Kevin Kelly, co-founder of the magazine “Wired” and author of the book “The Inevitable: Understanding the 12 Technological Forces That Will Shape Our Future,” said: “The business plans of the next 10,000 startups are easy to forecast: Take X and add AI. Find something that can be made better by adding online smartness to it.” No question, the digital revolution has arrived in full bloom and will affect almost every aspect of business in the future. However, will digitalization fundamentally change the way companies innovate? Our answer is no. While digital technologies hold enormous innovation potential, they belong to the sphere of “solutions” and are means to a higher purpose. While digital technologies evolve with breathtaking speed, a companies’ innovation strategy should refer to something more stable.
This higher-purpose and stable-over-time reference unit is a customer’s Job-to-be-Done (JTBD). According to JTBD theory, customers “hire” products and services to get a certain job (= task, goal or anything else a customer is trying to achieve) done. Digital technologies offer yet unknown potential to help customers get their jobs done better. Explained trough the Job-to-be-Done lens, digital technologies can help to:
Let me give you some examples to make this more clear:
1. Digital technologies can help get a job done better
There are countless examples that show how digital solutions help get a job done faster, more efficiently and/or more effectively. Researchers at the National Center for tumor diseases in Heidelberg, for example, proved that a specially trained algorithm could recognize skin cancer faster and far more reliably than any physician can. Digital solutions will help farmers to minimize the use of chemical sprays, maintenance staff to recognize deviations and initiate prognostic maintenance and bank advisors to find the right investment strategy.

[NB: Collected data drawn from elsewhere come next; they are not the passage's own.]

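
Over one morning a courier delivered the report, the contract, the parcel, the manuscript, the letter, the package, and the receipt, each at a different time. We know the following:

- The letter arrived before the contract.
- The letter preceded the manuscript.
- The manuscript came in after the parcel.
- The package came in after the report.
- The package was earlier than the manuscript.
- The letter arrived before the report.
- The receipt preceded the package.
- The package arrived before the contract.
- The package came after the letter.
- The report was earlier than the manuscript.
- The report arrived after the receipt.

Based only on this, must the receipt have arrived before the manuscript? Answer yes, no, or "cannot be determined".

yes

Chain the constraints: the receipt → the package → the manuscript. Each link is directly stated, so the receipt comes before the manuscript.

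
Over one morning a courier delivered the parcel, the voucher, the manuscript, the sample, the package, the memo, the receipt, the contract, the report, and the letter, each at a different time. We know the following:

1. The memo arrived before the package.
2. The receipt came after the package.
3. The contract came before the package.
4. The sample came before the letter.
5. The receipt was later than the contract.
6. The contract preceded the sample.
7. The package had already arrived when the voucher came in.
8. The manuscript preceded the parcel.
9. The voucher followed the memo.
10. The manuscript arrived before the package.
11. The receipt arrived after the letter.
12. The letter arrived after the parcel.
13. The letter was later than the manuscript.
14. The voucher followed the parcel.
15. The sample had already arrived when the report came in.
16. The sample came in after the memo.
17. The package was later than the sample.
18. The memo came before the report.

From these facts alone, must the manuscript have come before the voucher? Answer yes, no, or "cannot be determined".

yes

Chain the constraints: the manuscript → the package → the voucher. Each link is directly stated, so the manuscript comes before the voucher.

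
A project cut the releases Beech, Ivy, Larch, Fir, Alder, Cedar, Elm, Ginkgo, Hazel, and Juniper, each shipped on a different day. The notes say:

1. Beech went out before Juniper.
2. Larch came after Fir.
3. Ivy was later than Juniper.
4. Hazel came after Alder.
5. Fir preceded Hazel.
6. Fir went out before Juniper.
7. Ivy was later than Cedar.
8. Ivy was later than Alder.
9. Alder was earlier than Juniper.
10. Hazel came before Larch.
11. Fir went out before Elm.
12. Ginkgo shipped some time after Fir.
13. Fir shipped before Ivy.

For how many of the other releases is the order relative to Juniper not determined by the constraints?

5

Forced before Juniper: Alder, Beech, and Fir; forced after Juniper: Ivy.
That leaves Cedar, Elm, Ginkgo, Hazel, and Larch with no forced order relative to Juniper — 5.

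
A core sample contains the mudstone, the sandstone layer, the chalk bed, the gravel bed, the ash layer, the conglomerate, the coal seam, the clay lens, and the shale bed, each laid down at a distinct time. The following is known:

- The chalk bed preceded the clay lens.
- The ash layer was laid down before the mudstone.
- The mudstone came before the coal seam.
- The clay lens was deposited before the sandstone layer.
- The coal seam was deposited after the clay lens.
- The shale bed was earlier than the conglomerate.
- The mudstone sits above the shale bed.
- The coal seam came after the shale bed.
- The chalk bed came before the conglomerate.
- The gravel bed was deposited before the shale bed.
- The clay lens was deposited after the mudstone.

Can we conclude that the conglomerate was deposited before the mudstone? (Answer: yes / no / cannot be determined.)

No chain of stated constraints runs from the conglomerate to the mudstone, and none runs from the mudstone to the conglomerate either.
So the relative order of the conglomerate and the mudstone is not fixed by the given facts.

cannot be determined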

2. Digital technologies can help get more aspects of a job done
Uber made it more convenient for customers to “Get from destination A to B” than classical taxi operators did, by getting more job steps done on one platform. To call a taxi via a taxi operator, you had to pick the correct number, call the taxi, wait for an unknown duration, monitor if the driver takes the correct route, pay with cash (or find a cash machine in case you did not have any money with you), and so on. Uber takes over all these steps in its app.
3. Digital technologies can help get several jobs done on one platform
I am not sure if Florian Gschwandtner could ever imagine the enormous success of his product when he and his team developed the fitness app “Runtastic” in 2009. Runtastic is an app that captures personal fitness data like distance, food energy converted, speed, etc. when practicing a sport, and providing statistics around these metrics. Molded into a comprehensive business model including software, hardware and community components, Runtastic enables customers to get a range of jobs done on one platform, like “Manage fitness status”, ” Create personalized training plan”, “Motivate yourself for sport” or “Lose weight”.
The three examples above have one thing in common: The customers’ needs behind the solutions already existed long before the technologies to fulfil them arose. Every physician wanted to detect a disease at the earliest possible time, travelers wanted to get from destination A to B in the most convenient way and people wanted to become healthier and fitter. So, to come back to the question if digitization will change the way companies innovate: Uncovering customer needs and the growth opportunities they represent have to be the focal point of the innovation process, regardless if the solution is digital or not. In a digitalized world, being clear about uncovered customer needs is even more important than before. Having a focused, customer-centric growth strategy helps companies to navigate through a forest of digital opportunities and temptations; it helps to stay focused. The winners of the future will be those companies that can play on both decks and satisfy uncovered customer-needs with the upcoming technological possibilities.